# Configuration for tsp tour minimization example
max_iterations: 10000
random_seed: 42
checkpoint_interval: 1
language: "mixed"
log_level: "INFO"

# LLM configuration
llm:
  primary_model: "deepseek-reasoner"
  primary_model_weight: 1.0
  api_base: "https://api.deepseek.com"
  api_key: "<your-api-key>"
  temperature: 0.5
  max_tokens: 64000
  timeout: 600

# Prompt configuration
prompt:
  system_message: |
    You are an expert in the Traveling Salesman Problem (TSP).
    Task:
      Recent papers (2024–2025) have proposed various approaches to the TSP. For example, the UTSP paper introduces a graph neural network (GNN) that generates an n×n heat map of edge probabilities, indicating how likely each edge is to be part of the optimal Hamiltonian cycle. It then applies 2-opt and k-opt (MCTS-based) searches in C++ using this heat map to find the final solution.

    However, a later paper (2025) questions the effectiveness of the heat map, showing that 2-opt and k-opt searches perform comparably well—even without it—achieving similar or better solution quality and faster runtime. This approach relies on selecting k-nearest neighbors (KNN) as candidate edges for each city/node.

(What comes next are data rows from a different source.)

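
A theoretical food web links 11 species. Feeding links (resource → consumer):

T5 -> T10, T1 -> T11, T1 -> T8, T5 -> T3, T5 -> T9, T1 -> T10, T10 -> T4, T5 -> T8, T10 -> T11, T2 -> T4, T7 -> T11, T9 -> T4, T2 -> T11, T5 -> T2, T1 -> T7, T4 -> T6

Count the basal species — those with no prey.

Basal species (no prey listed): T1, T5.
Count: 2.

2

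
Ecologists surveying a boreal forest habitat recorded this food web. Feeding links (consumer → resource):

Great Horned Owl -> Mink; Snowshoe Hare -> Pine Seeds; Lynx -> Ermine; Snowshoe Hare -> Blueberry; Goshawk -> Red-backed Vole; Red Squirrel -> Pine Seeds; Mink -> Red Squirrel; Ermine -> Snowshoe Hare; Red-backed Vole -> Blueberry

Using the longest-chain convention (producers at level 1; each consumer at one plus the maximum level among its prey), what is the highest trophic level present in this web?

4

Producers (level 1): Pine Seeds, Blueberry.
Pine Seeds → Snowshoe Hare → Ermine → Lynx gives Lynx level 4.
No species has a prey at level 4, so no species reaches level 5.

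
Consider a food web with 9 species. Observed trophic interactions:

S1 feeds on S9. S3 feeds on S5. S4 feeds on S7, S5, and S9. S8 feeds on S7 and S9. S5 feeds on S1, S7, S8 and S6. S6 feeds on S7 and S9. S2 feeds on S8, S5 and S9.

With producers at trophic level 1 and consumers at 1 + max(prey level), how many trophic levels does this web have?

Producers (level 1): S9, S7.
S9 → S6 → S5 → S2 gives S2 level 4.
No species has a prey at level 4, so no species reaches level 5.

4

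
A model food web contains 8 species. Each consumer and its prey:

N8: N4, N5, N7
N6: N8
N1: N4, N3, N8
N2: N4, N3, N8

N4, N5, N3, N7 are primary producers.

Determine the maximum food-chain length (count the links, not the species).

2 links

One longest chain: N4 → N8 → N1.
It has 3 species and 2 links.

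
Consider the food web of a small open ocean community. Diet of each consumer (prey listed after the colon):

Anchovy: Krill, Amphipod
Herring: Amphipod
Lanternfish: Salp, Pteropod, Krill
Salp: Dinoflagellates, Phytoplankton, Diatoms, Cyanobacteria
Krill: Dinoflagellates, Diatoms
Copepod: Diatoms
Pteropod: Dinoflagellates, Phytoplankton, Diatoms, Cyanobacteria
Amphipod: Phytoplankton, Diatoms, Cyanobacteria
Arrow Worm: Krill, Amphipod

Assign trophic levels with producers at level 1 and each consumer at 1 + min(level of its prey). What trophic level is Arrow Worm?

Trophic level 3

Phytoplankton is a producer → level 1.
Amphipod eats Phytoplankton → level 2.
Arrow Worm eats Amphipod → level 3.
No prey of Arrow Worm is below level 2, so 3 is the minimum.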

    Your task is to explore a new method or improvement that surpasses the current implementations in terms of the combined score, defined as a function of the average Hamiltonian cycle length and the average time required to produce a solution. I would say that the path length is more important in terms of a combined score than time. For N=1000, the average path length should be about 23.1
    You can use up to 160 seconds of C++ compute (so, maybe it is better to increase `restarts_number` first with new algorithm, and then improve time if needed).

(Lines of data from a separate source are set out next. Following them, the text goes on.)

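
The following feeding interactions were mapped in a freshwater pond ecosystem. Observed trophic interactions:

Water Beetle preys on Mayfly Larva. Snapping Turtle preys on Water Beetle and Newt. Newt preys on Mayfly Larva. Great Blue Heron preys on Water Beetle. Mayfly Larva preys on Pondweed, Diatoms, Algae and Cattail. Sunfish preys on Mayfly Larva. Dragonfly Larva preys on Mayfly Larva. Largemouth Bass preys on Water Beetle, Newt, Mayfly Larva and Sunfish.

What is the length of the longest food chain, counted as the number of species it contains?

4 species

One longest chain: Algae → Mayfly Larva → Water Beetle → Snapping Turtle.
It has 4 species and 3 links.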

    It seems that implementation that uses double type to calc distances is quite slow (in comparison with int32 and int64, that is why the initial program contains implementation in 3 types).

    Do not modify the `cities_number` in config.json, as it will be automatically replaced with the appropriate value (1000) during testing. Also, do not modify the `input_path` or `output_path` parameters. All other parameters may be edited.
    Additional information: all test cities were randomly generated within the square [0, 1] × [0, 1] (as is standard in most papers). The number of test samples in a testing batch is 48 (12 cpu cores x 4 launches).

    Timeouts (error if exceeds):
      Heat map train: 480 seconds.
      Heat map inference: 60 seconds per instance.
      TSP compilation: 10 seconds.
      TSP run: 160 seconds per instance (as in the SOTA 2024 paper for N=1000).
    
    If training heat map, do not forget to clean GPU (cuda:0) entirely before starting training procedure. Environment characteristics: python3.11, ubuntu 22.04, nvidia A100 40 GB GPU.
    
    The C++ program will be compiled using C++ 17 standart. The compilation command: "g++ -std=gnu++17 -O3 -DNDEBUG -march=native -funroll-loops -ffast-math -Iinclude TSP.cpp -o bin/runner -lpthread -lm -ldl" (may slightly vary depending on the operation system)
    The C++ program is implemented in a way that supports double, int32 (int) and int64 (long long) distance calculations that is specified in runtime in config.json (that you can change).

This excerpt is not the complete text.